With a lot of spare time suddenly available, Chen decided to revisit his old interest and joined an online group formed by him, Huang Xiangguang and a number of others. They call it the Dean Lung Search Team.
The Chinese letter is believed to have been penned in Taishan by Ma Weishuo, the son of Ma Wanchang, to his own two sons in the US.
"When he was young, your grandfather was driven by poverty to seek his fortune in the United States," says the letter, written entirely in traditional Chinese, with one exception. "He eventually set foot in New York and entered the employment of a rich American. He gave himself a new name, Ma Jinlong-Mar Dean Lung."
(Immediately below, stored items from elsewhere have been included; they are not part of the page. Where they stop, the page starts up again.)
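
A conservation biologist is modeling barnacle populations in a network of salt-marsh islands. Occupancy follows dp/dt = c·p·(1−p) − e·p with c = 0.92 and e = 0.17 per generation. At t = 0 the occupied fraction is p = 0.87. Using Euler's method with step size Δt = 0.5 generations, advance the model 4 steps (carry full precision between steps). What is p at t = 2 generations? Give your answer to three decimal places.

Update rule: p ← p + [c·p·(1−p) − e·p]·Δt with Δt = 0.5.
step 1: Δp = -0.02192, p = 0.84808
step 2: Δp = -0.01282, p = 0.83526
step 3: Δp = -0.00770, p = 0.82756
step 4: Δp = -0.00470, p = 0.82286

0.823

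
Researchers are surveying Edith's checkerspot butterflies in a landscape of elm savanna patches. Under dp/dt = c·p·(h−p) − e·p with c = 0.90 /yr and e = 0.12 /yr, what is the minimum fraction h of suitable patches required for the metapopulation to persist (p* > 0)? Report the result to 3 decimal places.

p* = h − e/c is positive only when h > e/c.
h_min = e/c = 0.12/0.90 = 0.1333.

0.133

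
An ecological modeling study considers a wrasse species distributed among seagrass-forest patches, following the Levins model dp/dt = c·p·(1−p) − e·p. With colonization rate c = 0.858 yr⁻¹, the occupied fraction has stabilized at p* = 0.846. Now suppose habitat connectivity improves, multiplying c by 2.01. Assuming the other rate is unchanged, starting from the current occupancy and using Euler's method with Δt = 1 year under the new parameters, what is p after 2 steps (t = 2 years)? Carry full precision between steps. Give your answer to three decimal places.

0.900

Balance c(1−p*) = e gives e = 0.858×(1 − 0.84600) = 0.13213.
Starting from p₀ = 0.84600; update p ← p + (dp/dt)·Δt with the new parameters.
p: 0.84600 → 0.95890  (Δp = +0.11290)
p: 0.95890 → 0.90016  (Δp = -0.05874)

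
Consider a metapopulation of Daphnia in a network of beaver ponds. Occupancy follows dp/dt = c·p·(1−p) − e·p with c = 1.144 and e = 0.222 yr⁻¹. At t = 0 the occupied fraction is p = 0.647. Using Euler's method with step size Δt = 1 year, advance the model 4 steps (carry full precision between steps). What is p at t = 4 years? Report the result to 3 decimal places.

0.806

Update rule: p ← p + [c·p·(1−p) − e·p]·Δt with Δt = 1.
t = 1: p = 0.64700 + (+0.11765) = 0.76465
t = 2: p = 0.76465 + (+0.03613) = 0.80077
t = 3: p = 0.80077 + (+0.00474) = 0.80551
t = 4: p = 0.80551 + (+0.00040) = 0.80591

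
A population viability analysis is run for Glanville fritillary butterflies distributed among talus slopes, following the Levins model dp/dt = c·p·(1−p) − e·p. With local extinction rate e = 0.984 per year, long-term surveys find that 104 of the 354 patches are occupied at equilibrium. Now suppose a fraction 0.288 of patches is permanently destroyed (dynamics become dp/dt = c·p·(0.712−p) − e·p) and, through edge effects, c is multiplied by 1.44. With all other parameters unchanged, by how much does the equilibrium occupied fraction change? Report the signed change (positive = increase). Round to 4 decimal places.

-0.0722

Observed p* = 104/354 = 0.29379.
Balance c(1−p*) = e gives c = e/(1 − 0.29379) = 0.984/0.70621 = 1.39335.
New p* = 0.712 − e/c = 0.712 − 0.98400/2.00642 = 0.22157.
Δp* = 0.22157 − 0.29379 = -0.07222.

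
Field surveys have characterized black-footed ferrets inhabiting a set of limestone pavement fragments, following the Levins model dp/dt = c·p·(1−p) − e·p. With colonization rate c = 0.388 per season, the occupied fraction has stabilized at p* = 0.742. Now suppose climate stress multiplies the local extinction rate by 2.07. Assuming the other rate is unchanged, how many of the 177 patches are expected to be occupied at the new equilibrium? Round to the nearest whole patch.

82

Balance c(1−p*) = e gives e = 0.388×(1 − 0.74200) = 0.10010.
New p* = 1 − e/c = 1 − 0.20721/0.38800 = 0.46595.
Expected occupied = 177 × 0.46595 = 82.47 ≈ 82.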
The writer had taken the trouble to spell out his father's late-acquired name both in Chinese (Ma Jinlong) and in English (Mar Dean Lung). Ma Jinlong is the Chinese name's spelling in pinyin, the phonetic symbols used for the romanization of Chinese characters, adopted by the Chinese mainland in the 1950s.
Among other details, Ma Weishuo went on to talk about the donation of $10,000 to Columbia University by his father, and a chair in which the name "Mar Dean Lung" is carved that can be found in the university auditorium.
A few lines earlier Ma Weishuo wrote:"Accompanying my words is an English letter-what has remained of the correspondence between your grandfather and that rich American. Since I don't know what it is talking about, I'm sending it to you."